The girl's family later learned that the MySpace "boyfriend" — a cute boy named Josh — never existed. He was a fictional character made up by the mother of another girl. The Josh character had gained the girl's confidence before sending her a message that told her he didn't want to be friend anymore because he'd heard she was a mean person. The girl, who was on medication for depression and attention deficit disorder, took her own life the next day.
Our take: Unforgivable.
419 Nigerian money scams
Nigerian money scams are so overexposed in the media these days that it's hard to believe people still fall for them. Then again, the scammers send out thousands of e-mail appeals every day in the hope of getting just one gullible person to reply.
The scam itself is pretty simple: The grifter promises the randomly chosen e-mail recipient an absurd amount of money to help the crook "transfer funds" from one bank to another (or some variation thereof). To help the con artist, all the victim has to do is provide his/her personal information, bank information, and, oh yeah, a small fee (around $200 — a small price to pay, considering the impending payoff) to help transfer the money. If the scammee goes along, bam! The scammer obtains all of the scammee's personal info, and a tidy little sum besides.
Not bad for one e-mail.
These scams can be life-threatening as well as costly. In some cases, the scammers invite the victims to travel to Nigeria or a bordering country to complete the transaction. In 1995, an American was killed in Lagos, Nigeria, while pursuing such a scam. Truly horrific.

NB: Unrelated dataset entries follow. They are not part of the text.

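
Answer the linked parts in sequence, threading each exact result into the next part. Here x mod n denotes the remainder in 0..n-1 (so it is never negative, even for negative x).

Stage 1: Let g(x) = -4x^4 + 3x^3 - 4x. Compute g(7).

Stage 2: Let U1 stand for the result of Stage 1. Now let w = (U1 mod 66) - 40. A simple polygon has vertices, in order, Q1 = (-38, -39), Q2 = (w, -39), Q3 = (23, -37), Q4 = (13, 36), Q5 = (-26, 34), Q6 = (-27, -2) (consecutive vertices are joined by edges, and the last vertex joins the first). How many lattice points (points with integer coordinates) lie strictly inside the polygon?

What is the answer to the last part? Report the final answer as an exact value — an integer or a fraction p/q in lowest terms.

3487

Stage 1: -4*(7)^4 + 3*(7)^3 - 4*(7)^1 = (-9604) + (1029) + (-28) = -8603; answer -8603
Stage 2: U1 = -8603; w = 3; cross terms: (-38*-39 - 3*-39)=1599, (3*-37 - 23*-39)=786, (23*36 - 13*-37)=1309, (13*34 - -26*36)=1378, (-26*-2 - -27*34)=970, (-27*-39 - -38*-2)=977; twice the area = |7019| = 7019; area = 7019/2; boundary points = 41 + 2 + 1 + 1 + 1 + 1 = 47; strictly interior points = area - boundary/2 + 1 = 3487; answer 3487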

Like the Nigerian money scams, work-at-home come-ons are heavily reported in the media. Yet people still fall for them. Most people know that if it sounds too good to be true, it probably is. But desperation or greed makes some people forget.

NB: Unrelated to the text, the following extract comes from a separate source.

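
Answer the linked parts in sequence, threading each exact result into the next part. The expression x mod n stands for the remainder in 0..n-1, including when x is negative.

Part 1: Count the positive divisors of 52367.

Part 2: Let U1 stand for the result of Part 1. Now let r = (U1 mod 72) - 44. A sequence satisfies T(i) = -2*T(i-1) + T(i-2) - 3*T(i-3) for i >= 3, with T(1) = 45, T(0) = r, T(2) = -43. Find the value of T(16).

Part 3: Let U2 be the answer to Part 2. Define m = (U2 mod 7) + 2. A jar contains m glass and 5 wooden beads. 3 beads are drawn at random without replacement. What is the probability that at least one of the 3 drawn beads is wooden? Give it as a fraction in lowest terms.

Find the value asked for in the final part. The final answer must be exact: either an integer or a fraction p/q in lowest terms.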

Work-at-home scams promise you the opportunity to make quick, easy money from the comfort of your house; all you need is a computer — which, of course, you have. Any number of activities may be your ticket to riches — stuffing envelopes, transcribing, medical billing — but first you need to do send the scammer some money for preliminary materials. Except, of course, that materials will never come, and you'll have lost your money, and you still won't have a job.
Heinous? Such scams aren't life threatening, but they can certainly put a dent in your savings — especially if you fall for them more than once. And the fact that they prey primarily on unemployed or underemployed people who aren't exactly swimming in discretionary income (it's hard to imagine Warren Buffett jumping at the chance to make money by stuffing envelopes) increases their vileness quotient at least a little. Remember, if prospective employers ask you to send money before you start working for them ... it's probably a scam.

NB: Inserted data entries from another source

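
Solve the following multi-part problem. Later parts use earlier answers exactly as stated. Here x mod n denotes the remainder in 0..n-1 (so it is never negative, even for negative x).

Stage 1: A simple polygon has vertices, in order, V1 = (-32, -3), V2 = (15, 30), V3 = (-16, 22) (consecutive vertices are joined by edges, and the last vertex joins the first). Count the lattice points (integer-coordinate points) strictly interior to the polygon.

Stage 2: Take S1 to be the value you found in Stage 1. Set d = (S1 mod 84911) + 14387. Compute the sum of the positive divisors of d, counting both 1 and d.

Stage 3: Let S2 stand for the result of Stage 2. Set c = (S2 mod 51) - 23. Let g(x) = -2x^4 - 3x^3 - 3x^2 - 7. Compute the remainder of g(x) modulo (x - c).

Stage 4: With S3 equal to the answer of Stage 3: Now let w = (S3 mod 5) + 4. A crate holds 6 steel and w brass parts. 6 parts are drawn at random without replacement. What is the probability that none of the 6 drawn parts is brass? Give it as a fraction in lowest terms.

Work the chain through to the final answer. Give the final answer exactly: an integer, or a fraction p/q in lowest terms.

1/462

Stage 1: cross terms: (-32*30 - 15*-3)=-915, (15*22 - -16*30)=810, (-16*-3 - -32*22)=752; twice the area = |647| = 647; area = 647/2; boundary points = 1 + 1 + 1 = 3; strictly interior points = area - boundary/2 + 1 = 323; answer 323
Stage 2: S1 = 323; d = 14710; 14710 = 2 * 5 * 1471; sigma = (1 + 2) * (1 + 5) * (1 + 1471) = 3 * 6 * 1472 = 26496; answer 26496
Stage 3: S2 = 26496; c = 4; remainder = value at the root: -2*(4)^4 - 3*(4)^3 - 3*(4)^2 - 7 = (-512) + (-192) + (-48) + (-7) = -759; answer -759
Stage 4: S3 = -759; w = 5; total draws C(11,6) = 462; favorable C(6,6) = 1; P = 1/462; answer 1/462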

Facebook hoax on TechCrunch
Guess you should stay on the good side of people who run your primary social networking site. In September 2009, Facebook's PR went rogue and punk'd TechCrunch with a "Fax This Photo" option.
TechCrunch reporter Jason Kincaid opened his Facebook on Sept. 10, 2009, and discovered that under every photo there was a new option: "Fax This Photo." It seemed ridiculous — but everyone in the TechCrunch network saw it, so he sent an e-mail to Facebook. They didn't respond, so he posted a skeptical note. He then called Facebook PR ... and discovered that it was all a big prank, and that Facebook staffers were placing bets on how long it would be before TechCrunch posted it.
Heinous? Not at all. TechCrunch got PWN'd.